Abstract The corrosion failure of amorphous carbon (a-C) coatings is commonly ascribed to the existence of growth microdefects, which serve as pathways for corrosive fluids to permeate the substrate. Atomic layer deposition (ALD) is renowned for its ability to augment the corrosion resistance of metallic materials. Graphite-like carbon (GLC) is one of the amorphous carbon materials dominated by hybridized sp 2 -C bonds. In this study, an ALD-deposited Al 2 O 3 layer is specially introduced on the Cr/GLC multilayer coating to solve the aforementioned corrosion risk of a-C by taking the sealing conception for defects. Compared to the as-deposited Cr/GLC coating, the coating encapsulated with Al 2 O 3 layer depicts the reduction of corrosion current density over two orders of magnitude under a wide pressure range of 0.1 ~ 15 MPa. Particularly, the presence of released Cr n+ and Fe n+ in the corrosion solution is significantly diminished, accompanying with a small quantity of Al n+ generated in sealed coating during corrosion.

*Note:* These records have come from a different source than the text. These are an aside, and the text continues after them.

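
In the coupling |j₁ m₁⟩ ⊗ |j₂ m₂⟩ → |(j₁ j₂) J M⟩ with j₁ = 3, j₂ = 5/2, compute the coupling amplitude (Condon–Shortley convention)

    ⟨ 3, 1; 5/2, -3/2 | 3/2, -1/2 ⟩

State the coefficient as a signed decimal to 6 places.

-0.483046  (= −√(7/30))

j₁+j₂−J=4  J+j₁−j₂=2  J−j₁+j₂=1  j₁+j₂+J+1=8
(j₁±m₁, j₂±m₂, J±M) = (4,2,1,4,1,2)
P² = 384/35
sum k=0..1:
  [0] +1/48 = 1/48
  [1] −1/6 = -1/6
S = -7/48
C² = P²·S² = 7/30 ; C = -0.483046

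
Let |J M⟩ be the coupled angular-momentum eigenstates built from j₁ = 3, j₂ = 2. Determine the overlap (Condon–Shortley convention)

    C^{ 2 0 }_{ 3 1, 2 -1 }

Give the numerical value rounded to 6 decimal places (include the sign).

-0.377964

√[5·3!3!1!/8! · 4!2!1!3!2!2!] = √(36/7)
  +(−1)^0/∏(0,3,2,1,1,0)! = 1/12  (running 1/12)
  +(−1)^1/∏(1,2,1,0,2,1)! = -1/4  (running -1/6)
⟨..|..⟩ = √(36/7)·(-1/6) = -0.377964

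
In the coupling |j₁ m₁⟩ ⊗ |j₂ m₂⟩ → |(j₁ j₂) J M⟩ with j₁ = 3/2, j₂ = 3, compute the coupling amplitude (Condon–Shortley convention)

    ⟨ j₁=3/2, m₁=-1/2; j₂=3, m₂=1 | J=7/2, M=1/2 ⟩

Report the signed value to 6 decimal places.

triangle: 1!*2!*5!/9! = 240/362880
(j±m)!: 1!*2!*4!*2!*4!*3! = 13824
prefactor² = (2J+1)*Δ*N² = 512/7
  k=0: +1/(0!*1!*2!*4!*0!*1!) = 1/48
  k=1: −1/(1!*0!*1!*3!*1!*2!) = -1/12
Σ = -1/16  ⇒  CG² = 512/7*(-1/16)² = 2/7
CG = −√(2/7) = -0.534522

−√(2/7) ≈ -0.534522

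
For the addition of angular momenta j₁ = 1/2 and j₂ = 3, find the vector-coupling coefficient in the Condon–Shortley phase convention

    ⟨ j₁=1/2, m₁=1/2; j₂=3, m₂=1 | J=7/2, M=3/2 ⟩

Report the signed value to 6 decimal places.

+0.845154

j₁+j₂−J=0  J+j₁−j₂=1  J−j₁+j₂=6  j₁+j₂+J+1=8
(j₁±m₁, j₂±m₂, J±M) = (1,0,4,2,5,2)
P² = 11520/7
sum k=0..0:
  [0] +1/48 = 1/48
S = 1/48
C² = P²·S² = 5/7 ; C = +0.845154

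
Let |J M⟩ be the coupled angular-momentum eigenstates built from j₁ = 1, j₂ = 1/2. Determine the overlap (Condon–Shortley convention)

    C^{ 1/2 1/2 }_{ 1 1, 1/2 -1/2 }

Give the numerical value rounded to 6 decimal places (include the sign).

+√(2/3) = +0.816497

triangle: 1!·1!·0!/3! = 1/6
(j±m)!: 2!·0!·0!·1!·1!·0! = 2
prefactor² = (2J+1)·Δ·N² = 2/3
  k=0: +1/(0!·1!·0!·0!·1!·0!) = 1
Σ = 1  ⇒  CG² = 2/3·1² = 2/3
CG = +√(2/3) = +0.816497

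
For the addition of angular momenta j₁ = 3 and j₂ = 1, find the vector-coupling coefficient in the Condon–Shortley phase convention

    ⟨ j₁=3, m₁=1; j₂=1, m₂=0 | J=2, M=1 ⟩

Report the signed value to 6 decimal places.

√[5·2!4!0!/7! · 4!2!1!1!3!1!] = √(96/7)
  +(−1)^1/∏(1,1,1,0,3,0)! = -1/6  (running -1/6)
⟨..|..⟩ = √(96/7)·(-1/6) = -0.617213

−√(8/21) ≈ -0.617213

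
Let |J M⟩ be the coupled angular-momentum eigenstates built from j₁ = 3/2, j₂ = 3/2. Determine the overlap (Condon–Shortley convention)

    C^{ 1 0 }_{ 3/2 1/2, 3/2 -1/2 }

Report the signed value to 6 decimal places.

-0.223607  (= −√(1/20))

triangle: 2!×1!×1!/5! = 2/120
(j±m)!: 2!×1!×1!×2!×1!×1! = 4
prefactor² = (2J+1)×Δ×N² = 1/5
  k=0: +1/(0!×2!×1!×1!×0!×0!) = 1/2
  k=1: −1/(1!×1!×0!×0!×1!×1!) = -1
Σ = -1/2  ⇒  CG² = 1/5×(-1/2)² = 1/20
CG = −√(1/20) = -0.223607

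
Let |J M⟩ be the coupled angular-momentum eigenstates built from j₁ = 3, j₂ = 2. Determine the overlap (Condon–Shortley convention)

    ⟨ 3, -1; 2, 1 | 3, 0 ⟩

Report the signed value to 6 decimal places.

j₁+j₂−J=2  J+j₁−j₂=4  J−j₁+j₂=2  j₁+j₂+J+1=9
(j₁±m₁, j₂±m₂, J±M) = (2,4,3,1,3,3)
P² = 96/5
sum k=1..2:
  [1] −1/12 = -1/12
  [2] +1/8 = 1/8
S = 1/24
C² = P²·S² = 1/30 ; C = +0.182574

+0.182574  (= +√(1/30))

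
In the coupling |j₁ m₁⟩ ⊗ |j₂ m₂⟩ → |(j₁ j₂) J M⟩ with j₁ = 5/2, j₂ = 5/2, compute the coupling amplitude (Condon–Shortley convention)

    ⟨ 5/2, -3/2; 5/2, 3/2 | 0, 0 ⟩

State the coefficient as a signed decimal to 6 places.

√[1·5!0!0!/6! · 1!4!4!1!0!0!] = √(96)
  +(−1)^4/∏(4,1,0,0,0,0)! = 1/24  (running 1/24)
⟨..|..⟩ = √(96)·(1/24) = +0.408248

+0.408248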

Microstructural analysis and electrochemical results identified that both the dense Al 2 O 3 layer offered strong safeguard for Cr elements released from multilayers, whilst amorphous carbon network inhibited the likelihood chloride penetration induced by partially infiltrated Al 2 O 3 , which made the synergistic contributions to the enhancement of corrosion resistance for Cr/GLC coating for deep-sea applications.